A few weeks in, it’s safe to say that the surge of former House Speaker Newt Gingrich has been different from the rise other Republican candidates have seen. Generally, the fuel to the Newt boom combines electability (in the eyes of GOP voters) with both a brash demeanor and the most attractive of all qualities in this year’s Republican race, not being named Mitt Romney.
But what is driving the new affection on the part of Republican primary voters for the idea that one of the most reviled politicians from 1990’s Washington could now be their savior in the 2012 presidential contest?
“Romney isn’t tapping into the anger [that Republicans feel],” Dr. Lee Miringoff, director of the Marist Institute for Public Opinion told TPM. “In the debate, Romney used the word ‘sober’ to describe himself against Gingrich being a bully. But a bully may be what the Republicans are looking for.”
But are GOP voters poised to make a fatal choice? Gingrich represents the desire on the part of many Republicans who are spoiling for a fight with President Obama, the large number of voters who define themselves as very conservative or Tea Partiers or both. Romney is the moderate, safe option that does better in general election polling nationally and in swing states, providing Republicans with a competitive shot at victory. Newt, the numbers show right now, does not provide them with that shot. He provides them with a chance to express their anger.
Peter Brown, assistant director of the Quinnipiac Polling Institute, spoke with TPM about the general priorities that voters may have going into the 2012 election. Brown said that in a polarized electorate like the one that exists now, candidates head to their respective bases to shore up support, then fight over independents in the middle, who most often make their decision based on which candidate is closer to their ideological center. But numbers aside, Brown said 2012 might be special.
“I think there’s a reasonable argument to be made that this election is going to be different,” he told TPM. “Independents will be moved by competence and not ideology. In the end, independents will choose based on who they think can fix the economy.”
And in theory, this could be where Republicans are getting their wires crossed. They perhaps recognize that a competent candidate is necessary given the challenges the country’s economy faces. But simple managerial skill is not enough in the current political climate — partisans want a fighter too.
Enter Newt Gingrich, the ‘Competent Bully.’
Gingrich is a former Speaker of the House of Representatives and clearly knows policy. Whether one disagrees with his ideas or governing philosophy, it’s difficult to argue that he doesn’t have ideas.
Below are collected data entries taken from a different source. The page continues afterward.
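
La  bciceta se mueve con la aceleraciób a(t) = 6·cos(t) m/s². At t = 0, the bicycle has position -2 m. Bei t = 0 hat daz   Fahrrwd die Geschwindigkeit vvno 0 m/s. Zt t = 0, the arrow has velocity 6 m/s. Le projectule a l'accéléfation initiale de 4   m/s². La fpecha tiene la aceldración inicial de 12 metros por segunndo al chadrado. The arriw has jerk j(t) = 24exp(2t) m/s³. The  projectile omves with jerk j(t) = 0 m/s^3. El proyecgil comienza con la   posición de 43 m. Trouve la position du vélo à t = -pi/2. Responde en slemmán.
Ausgehend von der Beschleunigung a(t) = 6·cos(t), nehmen wir 2 Integrale. Durch Integration von der Beschleunigung und Verwendung der Anfangsbedingung v(0) = 0, erhalten wir v(t) = 6·sin(t). Das Integral von der Geschwindigkeit ist die Position. Mit x(0) = -2 erhalten wir x(t) = 4 - 6·cos(t). Wir haben die Position x(t) = 4 - 6·cos(t). Durch Einsetzen von t = -pi/2: x(-pi/2) = 4.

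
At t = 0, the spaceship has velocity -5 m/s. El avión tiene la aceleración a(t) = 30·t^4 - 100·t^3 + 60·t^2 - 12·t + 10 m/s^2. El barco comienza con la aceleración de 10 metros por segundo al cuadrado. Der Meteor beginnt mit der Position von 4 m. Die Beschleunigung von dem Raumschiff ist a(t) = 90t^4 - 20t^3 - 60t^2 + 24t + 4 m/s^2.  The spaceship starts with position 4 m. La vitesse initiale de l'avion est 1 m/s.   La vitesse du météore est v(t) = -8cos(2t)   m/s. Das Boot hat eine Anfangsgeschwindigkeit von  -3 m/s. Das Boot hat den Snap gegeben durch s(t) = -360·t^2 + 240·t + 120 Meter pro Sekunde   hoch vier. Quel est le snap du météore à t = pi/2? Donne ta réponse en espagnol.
Para resolver esto, necesitamos tomar 3 derivadas de nuestra ecuación de la velocidad v(t) = -8·cos(2·t). Derivando la velocidad, obtenemos la aceleración: a(t) = 16·sin(2·t). Derivando la aceleración, obtenemos la sacudida: j(t) = 32·cos(2·t). Tomando d/dt de j(t), encontramos s(t) = -64·sin(2·t). Usando s(t) = -64·sin(2·t) y sustituyendo t = pi/2, encontramos s = 0.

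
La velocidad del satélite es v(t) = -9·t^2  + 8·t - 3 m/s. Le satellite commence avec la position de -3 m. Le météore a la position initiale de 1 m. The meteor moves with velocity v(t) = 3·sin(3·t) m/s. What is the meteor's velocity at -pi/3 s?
Using v(t) = 3·sin(3·t) and substituting t = -pi/3, we find v = 0.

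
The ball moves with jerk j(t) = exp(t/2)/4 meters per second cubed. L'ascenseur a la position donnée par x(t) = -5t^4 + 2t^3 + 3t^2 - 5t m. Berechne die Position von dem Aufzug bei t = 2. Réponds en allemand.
Mit x(t) = -5·t^4 + 2·t^3 + 3·t^2 - 5·t und Einsetzen von t = 2, finden wir x = -62.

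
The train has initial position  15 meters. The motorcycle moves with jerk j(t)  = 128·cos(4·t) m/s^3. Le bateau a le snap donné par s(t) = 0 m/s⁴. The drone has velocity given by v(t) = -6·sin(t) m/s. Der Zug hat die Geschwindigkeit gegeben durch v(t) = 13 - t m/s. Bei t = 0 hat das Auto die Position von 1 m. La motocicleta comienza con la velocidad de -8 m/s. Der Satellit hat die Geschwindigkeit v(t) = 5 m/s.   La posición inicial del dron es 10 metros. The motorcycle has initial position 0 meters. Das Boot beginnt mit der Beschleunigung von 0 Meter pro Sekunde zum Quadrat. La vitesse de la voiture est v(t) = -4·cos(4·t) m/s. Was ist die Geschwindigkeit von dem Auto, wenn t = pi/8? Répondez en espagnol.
Usando v(t) = -4·cos(4·t) y sustituyendo t = pi/8, encontramos v = 0.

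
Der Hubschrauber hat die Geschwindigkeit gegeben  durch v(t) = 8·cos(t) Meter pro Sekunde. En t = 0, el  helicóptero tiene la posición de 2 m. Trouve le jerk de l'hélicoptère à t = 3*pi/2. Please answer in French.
Pour résoudre ceci, nous devons prendre 2 dérivées de notre équation de la vitesse v(t) = 8·cos(t). En dérivant la vitesse, nous obtenons l'accélération: a(t) = -8·sin(t). En dérivant l'accélération, nous obtenons le jerk: j(t) = -8·cos(t). De l'équation du jerk j(t) = -8·cos(t), nous substituons t = 3*pi/2 pour obtenir j = 0.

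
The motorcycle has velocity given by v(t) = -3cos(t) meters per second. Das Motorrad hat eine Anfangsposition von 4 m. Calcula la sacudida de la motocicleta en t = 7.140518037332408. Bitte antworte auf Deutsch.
Ausgehend von der Geschwindigkeit v(t) = -3·cos(t), nehmen wir 2 Ableitungen. Durch Ableiten von der Geschwindigkeit erhalten wir die Beschleunigung: a(t) = 3·sin(t). Mit d/dt von a(t) finden wir j(t) = 3·cos(t). Aus der Gleichung für den Ruck j(t) = 3·cos(t), setzen wir t = 7.140518037332408 ein und erhalten j = 1.96336954667504.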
But he also has a well-earned reputation as someone who can play in the dirt, which clearly makes him more attractive to many Republicans than Romney.
What’s worse for Romney is that Gingrich might be displacing the type of competency that GOP voters are looking for. “Republicans are evenly divided on whether a Washington insider or outsider is best-suited to be president,” wrote the Associated Press on their recent poll on the GOP race out on Wednesday. “That’s a problem for Romney, who cites his private-sector experience as the biggest difference between the two front-runners for the GOP nomination.”
The disconnect was best enumerated by the NBC News/Wall Street Journal poll out Tuesday, which showed Newt soaring within the GOP race at 40 percent, a seventeen point lead on Romney, yet getting trounced in the general election 51 – 40. Surely the matchup against President Obama would become closer over time were it to come into being. But while the Competent Bully may provide Republicans with an outlet for their anger, the archetype may not find the country as a whole so agreeable.